How are mosquitoes able to detect our presence? Leslie Vosshall, neuroscientist and head of laboratory at Rockefeller University’s Howard Hughes Medical Institute, will give an in-depth presentation on the origins and complexities of smell and its impact on behavior. Her talk will cover a range of topics from the physiology of our sense of smell to the history of perfume making, and will answer the age-old question, “why do mosquitos bite some people and not others?”
Curator: Emily Berçir Zimmerman
Leslie B. Vosshall is the Robin Chemers Neustein Professor and head of Rockefeller University’s Laboratory of Neurogenetics and Behavior. The long-term goal of her laboratory is to understand how behaviors emerge from the integration of sensory input with internal physiological states. The Vosshall lab has used the fruit fly to elucidate the basic mechanisms of smell in insects, as well as to study how fly brain circuitry processes odor information. Related work in humans has used olfactory psychophysics in combination with genetic analysis to identify the first case of a genetic polymorphism correlating with a specific change in odor perception. Vosshall has recently expanded the focus of the group into mosquito biology in an effort to study what sensory cues guide human host-seeking behavior and what internal signals modulate blood feeding. The Vosshall lab has been studying the mechanisms of action of insect repellents and has used a target-based approach to develop new candidate insect repellents that have the potential to provide solutions to the public health problems caused by mosquitoes.

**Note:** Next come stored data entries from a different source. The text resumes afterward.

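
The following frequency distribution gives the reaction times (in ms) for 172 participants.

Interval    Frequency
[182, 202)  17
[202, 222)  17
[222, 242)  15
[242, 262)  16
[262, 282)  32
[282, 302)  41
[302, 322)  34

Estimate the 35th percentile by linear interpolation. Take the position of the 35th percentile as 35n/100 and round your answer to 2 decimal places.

Cumulative frequencies: 17, 34, 49, 65, 97, 138, 172
n = 172; position = 35n/100 = 60.2.
This falls in the class [242, 262): L = 242, F = 49, f = 16, h = 20.
35th percentile ≈ 242 + ((60.2 − 49) / 16) × 20 = 256.0000

256.00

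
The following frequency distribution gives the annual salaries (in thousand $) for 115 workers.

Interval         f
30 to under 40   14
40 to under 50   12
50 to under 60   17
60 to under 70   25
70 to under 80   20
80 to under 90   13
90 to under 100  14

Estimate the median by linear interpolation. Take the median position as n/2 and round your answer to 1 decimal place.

Cumulative frequencies: 14, 26, 43, 68, 88, 101, 115
n = 115; position = n/2 = 57.5.
This falls in the class 60 to under 70: L = 60, F = 43, f = 25, h = 10.
Median ≈ 60 + ((57.5 − 43) / 25) × 10 = 65.8000

65.8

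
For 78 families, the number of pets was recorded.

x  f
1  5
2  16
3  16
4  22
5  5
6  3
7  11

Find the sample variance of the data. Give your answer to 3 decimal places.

Values: 1, 2, 3, 4, 5, 6, 7
n = 78, Σfx = 293, mean = 3.7564
Σfx² = 1337
Σf(x − x̄)² = Σfx² − (Σfx)²/n = 1337 − 293²/78 = 236.3718
Sample variance = 236.3718 / 77 = 3.0698

3.070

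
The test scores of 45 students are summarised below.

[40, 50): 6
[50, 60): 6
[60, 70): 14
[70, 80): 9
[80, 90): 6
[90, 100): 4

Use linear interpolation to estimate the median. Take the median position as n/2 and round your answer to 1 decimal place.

67.5

Cumulative frequencies: 6, 12, 26, 35, 41, 45
n = 45; position = n/2 = 22.5.
This falls in the class [60, 70): L = 60, F = 12, f = 14, h = 10.
Median ≈ 60 + ((22.5 − 12) / 14) × 10 = 67.5000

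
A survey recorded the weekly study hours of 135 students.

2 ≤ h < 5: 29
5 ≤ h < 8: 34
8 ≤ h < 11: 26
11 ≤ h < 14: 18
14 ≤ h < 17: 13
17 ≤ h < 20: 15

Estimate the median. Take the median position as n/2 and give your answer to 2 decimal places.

8.52

Cumulative frequencies: 29, 63, 89, 107, 120, 135
n = 135; position = n/2 = 67.5.
This falls in the class 8 ≤ h < 11: L = 8, F = 63, f = 26, h = 3.
Median ≈ 8 + ((67.5 − 63) / 26) × 3 = 8.5192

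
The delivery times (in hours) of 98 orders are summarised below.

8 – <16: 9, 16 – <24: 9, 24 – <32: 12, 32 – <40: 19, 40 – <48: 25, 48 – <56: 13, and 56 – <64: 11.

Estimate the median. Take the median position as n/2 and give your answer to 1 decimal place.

Cumulative frequencies: 9, 18, 30, 49, 74, 87, 98
n = 98; position = n/2 = 49.
This falls in the class 32 – <40: L = 32, F = 30, f = 19, h = 8.
Median ≈ 32 + ((49 − 30) / 19) × 8 = 40.0000

40.0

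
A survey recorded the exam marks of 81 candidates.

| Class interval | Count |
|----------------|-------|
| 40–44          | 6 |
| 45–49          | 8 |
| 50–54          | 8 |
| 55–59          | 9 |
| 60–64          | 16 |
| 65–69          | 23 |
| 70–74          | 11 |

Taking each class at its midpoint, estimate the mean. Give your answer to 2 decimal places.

60.27

Midpoints: 42, 47, 52, 57, 62, 67, 72
Σfm = 6×42 + 8×47 + 8×52 + 9×57 + 16×62 + 23×67 + 11×72 = 4882
n = Σf = 81
Mean = 4882 / 81 = 60.2716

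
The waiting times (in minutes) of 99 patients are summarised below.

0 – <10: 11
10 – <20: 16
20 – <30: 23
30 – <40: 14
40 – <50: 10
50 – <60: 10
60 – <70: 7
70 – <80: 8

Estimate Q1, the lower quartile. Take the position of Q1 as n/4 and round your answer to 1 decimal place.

Cumulative frequencies: 11, 27, 50, 64, 74, 84, 91, 99
n = 99; position = n/4 = 24.75.
This falls in the class 10 – <20: L = 10, F = 11, f = 16, h = 10.
Lower quartile ≈ 10 + ((24.75 − 11) / 16) × 10 = 18.5938

18.6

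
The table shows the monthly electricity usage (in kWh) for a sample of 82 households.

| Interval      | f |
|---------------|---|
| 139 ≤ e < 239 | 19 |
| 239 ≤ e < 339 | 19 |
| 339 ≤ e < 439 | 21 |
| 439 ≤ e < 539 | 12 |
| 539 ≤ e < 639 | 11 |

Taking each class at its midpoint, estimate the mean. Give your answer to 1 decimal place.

Midpoints: 189, 289, 389, 489, 589
Σfm = 19×189 + 19×289 + 21×389 + 12×489 + 11×589 = 29598
n = Σf = 82
Mean = 29598 / 82 = 360.9512

361.0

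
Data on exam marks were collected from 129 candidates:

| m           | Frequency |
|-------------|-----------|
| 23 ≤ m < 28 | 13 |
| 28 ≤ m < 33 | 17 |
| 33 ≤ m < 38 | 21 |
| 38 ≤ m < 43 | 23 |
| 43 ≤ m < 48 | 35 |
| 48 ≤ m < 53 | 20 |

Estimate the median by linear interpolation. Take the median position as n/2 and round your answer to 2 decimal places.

40.93

Cumulative frequencies: 13, 30, 51, 74, 109, 129
n = 129; position = n/2 = 64.5.
This falls in the class 38 ≤ m < 43: L = 38, F = 51, f = 23, h = 5.
Median ≈ 38 + ((64.5 − 51) / 23) × 5 = 40.9348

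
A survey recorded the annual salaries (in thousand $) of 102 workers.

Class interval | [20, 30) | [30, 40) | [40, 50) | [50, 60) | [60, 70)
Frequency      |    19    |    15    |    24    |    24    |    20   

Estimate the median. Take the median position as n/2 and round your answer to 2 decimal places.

Cumulative frequencies: 19, 34, 58, 82, 102
n = 102; position = n/2 = 51.
This falls in the class [40, 50): L = 40, F = 34, f = 24, h = 10.
Median ≈ 40 + ((51 − 34) / 24) × 10 = 47.0833

47.08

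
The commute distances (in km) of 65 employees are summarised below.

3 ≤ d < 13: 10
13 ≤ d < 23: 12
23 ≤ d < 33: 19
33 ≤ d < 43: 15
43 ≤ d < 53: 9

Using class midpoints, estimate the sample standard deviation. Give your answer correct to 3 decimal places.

12.685

Midpoints: 8, 18, 28, 38, 48
n = 65, Σfm = 1830, mean = 28.1538
Σfm² = 61820
Σf(m − x̄)² = Σfm² − (Σfm)²/n = 61820 − 1830²/65 = 10298.4615
Sample variance = 10298.4615 / 64 = 160.9135
Standard deviation = √160.9135 = 12.6852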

Vosshall received an AB in biochemistry from Columbia University and a PhD from Rockefeller University. She joined the Rockefeller faculty in 2000. She was named an investigator of the Howard Hughes Medical Institute in 2008 and has received several awards, including the Presidential Early Career Award for Scientists and Engineers, Duke University’s Lawrence C. Katz Prize, DART/NYU Biotechnology Award, and Gill Young Investigator Award, among others.